Functional genomics and human cell transformation
My work as a physician-scientist involves both the care of cancer patients and biomedical research directed toward a greater understanding of the mechanisms involved in malignant transformation. My laboratory focuses on understanding the cooperative interactions that conspire to transform human cells. To address this question, we have developed new experimental models of human cancer of defined genetic composition, created methods to perform systematic interrogation of gene function in mammalian cells and tissues and help optimize new approaches to integrate genome scale data. Using these approaches, we have identified and credential new oncogenes and tumor suppressor genes and have performed preclinical studies that will form the foundation necessary for translational studies in patients.
Specifically, we have developed genetic methods that permit the construction of genetically defined, experimental models of the major human epithelial cancers from primary human cells through the manipulation of oncogenes, tumor suppressor genes and telomerase. These model systems have permitted us to study the molecular interactions that lead to cancer. In addition, we have performed proof-of-principle experiments that such experimental models will prove useful in the discovery and validation of molecularly targeted therapies. Indeed, these experimental models have allowed us to investigate the mechanisms by which EGFR and other oncogenes and tumor suppressors contribute to cancer initiation. In particular, we have elucidated the role of the PP2A family of serine-threonine phosphatases as tumor suppressor genes.

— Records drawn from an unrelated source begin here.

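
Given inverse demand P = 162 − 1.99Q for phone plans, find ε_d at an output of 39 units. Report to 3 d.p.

-1.087

At Q = 39, P = 162 − 1.99(39) = 84.39.
dP/dQ = −1.99, so dQ/dP = 1/(−1.99) = -0.503.
ε = (dQ/dP)(P/Q) = (-0.503)(84.39/39).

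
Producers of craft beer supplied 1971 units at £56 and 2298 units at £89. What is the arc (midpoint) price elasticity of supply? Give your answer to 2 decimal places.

ΔQ = 2298 − 1971 = 327; ΔP = 89 − 56 = 33.
Midpoints: P̄ = 72.50, Q̄ = 2134.5.
ε_s = (ΔQ/ΔP)(P̄/Q̄) = (327/33)(72.50/2134.5).

0.34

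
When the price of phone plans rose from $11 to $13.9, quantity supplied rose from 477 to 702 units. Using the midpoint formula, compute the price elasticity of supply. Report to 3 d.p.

1.639

ΔQ = 702 − 477 = 225; ΔP = 13.9 − 11 = 2.9.
Midpoints: P̄ = 12.45, Q̄ = 589.5.
ε_s = (ΔQ/ΔP)(P̄/Q̄) = (225/2.9)(12.45/589.5).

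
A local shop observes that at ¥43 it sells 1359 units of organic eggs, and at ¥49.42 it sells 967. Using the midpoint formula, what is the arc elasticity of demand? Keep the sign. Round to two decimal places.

-2.43

ΔQ = 967 − 1359 = -392; ΔP = 49.42 − 43 = 6.42.
Midpoints: P̄ = 46.21, Q̄ = 1163.0.
ε = (ΔQ/ΔP)(P̄/Q̄) = (-392/6.42)(46.21/1163.0).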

As an Institute Member of the Broad Institute, I lead efforts to apply functional genomic approaches to cancer. Specifically, I serve as one of the co-principal investigators for the DepMap Consortium. In my own laboratory, we are engaged in using functional genomics to apply a comprehensive program to identify cancer vulnerabilities. Using these approaches, we have already discovered several new oncogenes including IKBKE, CDK8, CRKL, CDK6, and PAK1.